Ulusal Uyarı Sistemi ile gerektiğinde ülkemizdeki tüm kullanıcıların cep telefonlarına bir saat içinde mesaj gönderebilecek bir altyapı oluşturduk. Elbette bu sistemi sadece belirli bölgelerimize, belirli illerimize, belirli ilçelerimize göre sınırlandırarak da kullanabiliyoruz. Afetlerde ve her türlü acil durum hâllerinde bu sistemden göndereceğimiz mesajlarla vatandaşlarımızı ikaz edebilecek, bilgilendirebilecek, yönlendirebileceğiz. Yakında bu sistemi inşallah ülkemizdeki ilgili kurumların kullanımına açıyoruz.

Türkiye’nin maziden atiye kurmuş olduğu köprüde dijital dünya çok önemli bir yere sahip hâle gelmiştir. Karşımızdaki hakikatleri sırtımızı dönemeyeceğimize, dünyanın akışını tersine çeviremeyeceğimize göre geleceğe bakacağız. Milletimiz tarihin her döneminde devrin yeniliklerini, gelişmelerini, bilim ve teknoloji birikimini en güzel şekilde değerlendirmeyi bilmiştir. Bugün de aynı başarıyı göstereceğimizden ben şüphe duymuyorum. Nitekim teknoloji altyapısında siber saldırılara kadar bu alanda geldiğimiz yeri sizlerle paylaştık.

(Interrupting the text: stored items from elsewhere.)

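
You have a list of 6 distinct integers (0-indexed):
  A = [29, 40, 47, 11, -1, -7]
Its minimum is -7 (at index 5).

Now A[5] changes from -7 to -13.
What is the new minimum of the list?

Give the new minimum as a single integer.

Answer: -13

Derivation:
Old min = -7 (at index 5)
Change: A[5] -7 -> -13
Changed element WAS the min. Need to check: is -13 still <= all others?
  Min of remaining elements: -1
  New min = min(-13, -1) = -13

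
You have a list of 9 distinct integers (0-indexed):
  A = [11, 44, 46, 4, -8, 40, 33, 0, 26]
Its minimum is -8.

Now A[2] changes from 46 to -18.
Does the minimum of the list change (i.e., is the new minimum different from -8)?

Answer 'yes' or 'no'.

Answer: yes

Derivation:
Old min = -8
Change: A[2] 46 -> -18
Changed element was NOT the min; min changes only if -18 < -8.
New min = -18; changed? yes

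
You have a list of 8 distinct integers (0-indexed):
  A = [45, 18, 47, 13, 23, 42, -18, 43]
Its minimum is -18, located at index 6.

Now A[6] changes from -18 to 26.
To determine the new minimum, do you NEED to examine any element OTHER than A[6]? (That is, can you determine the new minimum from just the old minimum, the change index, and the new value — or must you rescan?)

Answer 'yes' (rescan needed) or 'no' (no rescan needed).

Old min = -18 at index 6
Change at index 6: -18 -> 26
Index 6 WAS the min and new value 26 > old min -18. Must rescan other elements to find the new min.
Needs rescan: yes

Answer: yes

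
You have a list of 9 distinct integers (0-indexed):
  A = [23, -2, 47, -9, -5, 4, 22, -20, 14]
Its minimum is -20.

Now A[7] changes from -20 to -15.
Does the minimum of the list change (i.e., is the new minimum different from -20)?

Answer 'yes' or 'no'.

Old min = -20
Change: A[7] -20 -> -15
Changed element was the min; new min must be rechecked.
New min = -15; changed? yes

Answer: yes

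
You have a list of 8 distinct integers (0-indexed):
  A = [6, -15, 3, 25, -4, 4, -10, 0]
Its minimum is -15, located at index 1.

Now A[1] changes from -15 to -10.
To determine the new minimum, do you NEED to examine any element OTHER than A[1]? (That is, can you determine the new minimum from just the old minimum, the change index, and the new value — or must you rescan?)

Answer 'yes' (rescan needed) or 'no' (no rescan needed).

Answer: yes

Derivation:
Old min = -15 at index 1
Change at index 1: -15 -> -10
Index 1 WAS the min and new value -10 > old min -15. Must rescan other elements to find the new min.
Needs rescan: yes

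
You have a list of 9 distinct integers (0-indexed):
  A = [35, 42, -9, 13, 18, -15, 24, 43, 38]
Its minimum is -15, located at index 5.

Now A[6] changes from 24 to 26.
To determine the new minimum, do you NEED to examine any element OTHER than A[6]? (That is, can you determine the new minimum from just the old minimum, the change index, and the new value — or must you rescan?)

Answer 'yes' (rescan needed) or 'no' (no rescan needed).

Old min = -15 at index 5
Change at index 6: 24 -> 26
Index 6 was NOT the min. New min = min(-15, 26). No rescan of other elements needed.
Needs rescan: no

Answer: no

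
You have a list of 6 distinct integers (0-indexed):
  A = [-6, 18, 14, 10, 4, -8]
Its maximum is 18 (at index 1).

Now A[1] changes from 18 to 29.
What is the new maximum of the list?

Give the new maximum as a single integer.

Old max = 18 (at index 1)
Change: A[1] 18 -> 29
Changed element WAS the max -> may need rescan.
  Max of remaining elements: 14
  New max = max(29, 14) = 29

Answer: 29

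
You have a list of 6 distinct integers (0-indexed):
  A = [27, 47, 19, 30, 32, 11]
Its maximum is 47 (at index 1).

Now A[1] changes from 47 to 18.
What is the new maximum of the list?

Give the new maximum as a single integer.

Answer: 32

Derivation:
Old max = 47 (at index 1)
Change: A[1] 47 -> 18
Changed element WAS the max -> may need rescan.
  Max of remaining elements: 32
  New max = max(18, 32) = 32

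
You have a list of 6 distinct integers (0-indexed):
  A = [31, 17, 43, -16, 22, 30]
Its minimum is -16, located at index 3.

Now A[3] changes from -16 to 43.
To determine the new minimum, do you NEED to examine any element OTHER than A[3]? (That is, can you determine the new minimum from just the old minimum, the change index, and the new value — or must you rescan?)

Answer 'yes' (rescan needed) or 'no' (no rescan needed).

Answer: yes

Derivation:
Old min = -16 at index 3
Change at index 3: -16 -> 43
Index 3 WAS the min and new value 43 > old min -16. Must rescan other elements to find the new min.
Needs rescan: yes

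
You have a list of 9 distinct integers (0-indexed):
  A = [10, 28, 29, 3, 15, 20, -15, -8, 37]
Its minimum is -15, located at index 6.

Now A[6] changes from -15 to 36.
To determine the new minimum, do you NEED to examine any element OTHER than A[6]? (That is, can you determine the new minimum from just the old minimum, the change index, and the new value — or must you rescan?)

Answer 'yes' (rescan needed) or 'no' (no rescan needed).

Old min = -15 at index 6
Change at index 6: -15 -> 36
Index 6 WAS the min and new value 36 > old min -15. Must rescan other elements to find the new min.
Needs rescan: yes

Answer: yes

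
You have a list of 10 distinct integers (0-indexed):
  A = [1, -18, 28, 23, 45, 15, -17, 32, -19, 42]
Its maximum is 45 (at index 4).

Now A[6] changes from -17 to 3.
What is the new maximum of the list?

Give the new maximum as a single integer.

Answer: 45

Derivation:
Old max = 45 (at index 4)
Change: A[6] -17 -> 3
Changed element was NOT the old max.
  New max = max(old_max, new_val) = max(45, 3) = 45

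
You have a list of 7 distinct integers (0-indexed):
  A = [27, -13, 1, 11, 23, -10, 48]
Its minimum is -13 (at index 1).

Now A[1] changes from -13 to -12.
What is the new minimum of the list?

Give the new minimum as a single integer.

Old min = -13 (at index 1)
Change: A[1] -13 -> -12
Changed element WAS the min. Need to check: is -12 still <= all others?
  Min of remaining elements: -10
  New min = min(-12, -10) = -12

Answer: -12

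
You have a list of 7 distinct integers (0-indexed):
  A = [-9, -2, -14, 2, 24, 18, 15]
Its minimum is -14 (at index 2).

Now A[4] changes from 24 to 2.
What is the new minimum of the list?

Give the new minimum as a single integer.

Old min = -14 (at index 2)
Change: A[4] 24 -> 2
Changed element was NOT the old min.
  New min = min(old_min, new_val) = min(-14, 2) = -14

Answer: -14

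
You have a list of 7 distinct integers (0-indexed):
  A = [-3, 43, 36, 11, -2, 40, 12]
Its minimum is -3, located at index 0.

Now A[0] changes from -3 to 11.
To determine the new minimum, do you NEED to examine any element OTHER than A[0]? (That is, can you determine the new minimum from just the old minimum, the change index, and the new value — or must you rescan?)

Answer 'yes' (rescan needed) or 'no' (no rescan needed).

Answer: yes

Derivation:
Old min = -3 at index 0
Change at index 0: -3 -> 11
Index 0 WAS the min and new value 11 > old min -3. Must rescan other elements to find the new min.
Needs rescan: yes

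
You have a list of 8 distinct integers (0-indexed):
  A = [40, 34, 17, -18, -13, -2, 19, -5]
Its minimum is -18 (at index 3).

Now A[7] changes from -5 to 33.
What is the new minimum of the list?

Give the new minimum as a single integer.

Answer: -18

Derivation:
Old min = -18 (at index 3)
Change: A[7] -5 -> 33
Changed element was NOT the old min.
  New min = min(old_min, new_val) = min(-18, 33) = -18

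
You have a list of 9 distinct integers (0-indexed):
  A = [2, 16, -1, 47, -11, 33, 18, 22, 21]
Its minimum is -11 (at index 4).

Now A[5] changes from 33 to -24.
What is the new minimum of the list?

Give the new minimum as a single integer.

Old min = -11 (at index 4)
Change: A[5] 33 -> -24
Changed element was NOT the old min.
  New min = min(old_min, new_val) = min(-11, -24) = -24

Answer: -24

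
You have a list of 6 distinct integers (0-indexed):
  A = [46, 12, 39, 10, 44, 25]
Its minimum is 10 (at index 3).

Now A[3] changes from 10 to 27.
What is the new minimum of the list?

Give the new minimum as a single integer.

Old min = 10 (at index 3)
Change: A[3] 10 -> 27
Changed element WAS the min. Need to check: is 27 still <= all others?
  Min of remaining elements: 12
  New min = min(27, 12) = 12

Answer: 12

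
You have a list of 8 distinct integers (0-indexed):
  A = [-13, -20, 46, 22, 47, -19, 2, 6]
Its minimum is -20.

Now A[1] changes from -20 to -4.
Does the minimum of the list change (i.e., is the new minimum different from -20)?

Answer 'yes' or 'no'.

Old min = -20
Change: A[1] -20 -> -4
Changed element was the min; new min must be rechecked.
New min = -19; changed? yes

Answer: yes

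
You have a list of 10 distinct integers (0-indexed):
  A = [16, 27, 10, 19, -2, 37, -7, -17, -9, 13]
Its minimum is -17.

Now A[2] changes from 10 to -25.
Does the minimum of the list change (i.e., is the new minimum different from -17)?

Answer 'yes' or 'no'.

Old min = -17
Change: A[2] 10 -> -25
Changed element was NOT the min; min changes only if -25 < -17.
New min = -25; changed? yes

Answer: yes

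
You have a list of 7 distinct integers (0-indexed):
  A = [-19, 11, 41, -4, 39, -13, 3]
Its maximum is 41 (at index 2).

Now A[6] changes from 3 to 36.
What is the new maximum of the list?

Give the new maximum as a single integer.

Answer: 41

Derivation:
Old max = 41 (at index 2)
Change: A[6] 3 -> 36
Changed element was NOT the old max.
  New max = max(old_max, new_val) = max(41, 36) = 41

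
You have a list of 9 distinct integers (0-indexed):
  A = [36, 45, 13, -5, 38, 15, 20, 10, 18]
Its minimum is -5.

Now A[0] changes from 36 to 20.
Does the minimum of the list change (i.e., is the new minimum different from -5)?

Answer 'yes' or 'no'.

Old min = -5
Change: A[0] 36 -> 20
Changed element was NOT the min; min changes only if 20 < -5.
New min = -5; changed? no

Answer: no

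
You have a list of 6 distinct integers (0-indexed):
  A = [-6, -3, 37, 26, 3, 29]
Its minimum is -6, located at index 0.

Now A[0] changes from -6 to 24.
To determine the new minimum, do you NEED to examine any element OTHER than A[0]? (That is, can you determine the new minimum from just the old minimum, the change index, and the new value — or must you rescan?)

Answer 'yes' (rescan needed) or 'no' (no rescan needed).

Answer: yes

Derivation:
Old min = -6 at index 0
Change at index 0: -6 -> 24
Index 0 WAS the min and new value 24 > old min -6. Must rescan other elements to find the new min.
Needs rescan: yes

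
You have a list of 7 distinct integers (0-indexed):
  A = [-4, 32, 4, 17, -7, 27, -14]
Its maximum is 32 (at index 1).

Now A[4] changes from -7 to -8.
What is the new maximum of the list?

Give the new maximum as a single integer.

Answer: 32

Derivation:
Old max = 32 (at index 1)
Change: A[4] -7 -> -8
Changed element was NOT the old max.
  New max = max(old_max, new_val) = max(32, -8) = 32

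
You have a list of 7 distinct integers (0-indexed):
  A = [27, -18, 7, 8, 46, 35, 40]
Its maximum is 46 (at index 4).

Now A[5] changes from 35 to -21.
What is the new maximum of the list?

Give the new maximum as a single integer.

Old max = 46 (at index 4)
Change: A[5] 35 -> -21
Changed element was NOT the old max.
  New max = max(old_max, new_val) = max(46, -21) = 46

Answer: 46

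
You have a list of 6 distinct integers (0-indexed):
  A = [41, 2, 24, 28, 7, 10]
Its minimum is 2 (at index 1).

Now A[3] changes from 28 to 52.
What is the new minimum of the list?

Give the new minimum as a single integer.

Old min = 2 (at index 1)
Change: A[3] 28 -> 52
Changed element was NOT the old min.
  New min = min(old_min, new_val) = min(2, 52) = 2

Answer: 2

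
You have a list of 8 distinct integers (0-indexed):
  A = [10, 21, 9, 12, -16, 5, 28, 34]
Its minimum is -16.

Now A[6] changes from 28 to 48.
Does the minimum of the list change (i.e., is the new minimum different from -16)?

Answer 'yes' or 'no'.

Old min = -16
Change: A[6] 28 -> 48
Changed element was NOT the min; min changes only if 48 < -16.
New min = -16; changed? no

Answer: no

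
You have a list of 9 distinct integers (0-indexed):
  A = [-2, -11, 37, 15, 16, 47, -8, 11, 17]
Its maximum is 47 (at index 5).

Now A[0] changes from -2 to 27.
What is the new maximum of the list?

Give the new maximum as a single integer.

Answer: 47

Derivation:
Old max = 47 (at index 5)
Change: A[0] -2 -> 27
Changed element was NOT the old max.
  New max = max(old_max, new_val) = max(47, 27) = 47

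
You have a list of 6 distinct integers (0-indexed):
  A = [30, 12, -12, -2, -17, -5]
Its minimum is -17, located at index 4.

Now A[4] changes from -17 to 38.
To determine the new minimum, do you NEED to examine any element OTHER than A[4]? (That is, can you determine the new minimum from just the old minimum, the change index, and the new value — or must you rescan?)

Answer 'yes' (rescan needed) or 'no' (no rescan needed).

Old min = -17 at index 4
Change at index 4: -17 -> 38
Index 4 WAS the min and new value 38 > old min -17. Must rescan other elements to find the new min.
Needs rescan: yes

Answer: yes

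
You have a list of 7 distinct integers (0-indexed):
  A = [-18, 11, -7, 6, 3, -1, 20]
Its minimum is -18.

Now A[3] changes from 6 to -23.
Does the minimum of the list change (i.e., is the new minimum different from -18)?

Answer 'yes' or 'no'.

Answer: yes

Derivation:
Old min = -18
Change: A[3] 6 -> -23
Changed element was NOT the min; min changes only if -23 < -18.
New min = -23; changed? yes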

İnşallah önümüzdeki dönemde her alanda olduğu gibi bilgi ve iletişim teknolojilerinde de Türkiye’yi Dünya’nın en önde gelen ülkeleri arasına sokacağız. Yüksek teknolojiye dayalı ürünler tasarlayan, geliştiren, üreten ve tüm Dünya’ya satan bir Türkiye için hep birlikte çalışacağız.

Açılışı yapılan Ulusal Siber Olaylara Müdahale Merkezinin hayırlı olmasını dileyen Erdoğan, projede emeği geçenleri tebrik etti.

Diyanet İşleri Başkanı Ali Erbaş’ın okuduğu duanın ardından merkezin açılışı gerçekleştirildi.

Cumhurbaşkanı Erdoğan, kurdele kesimi sırasında “Bu güzel hizmet kurumu iletişim dünyamıza hayırlı, mübarek olsun.” dedi.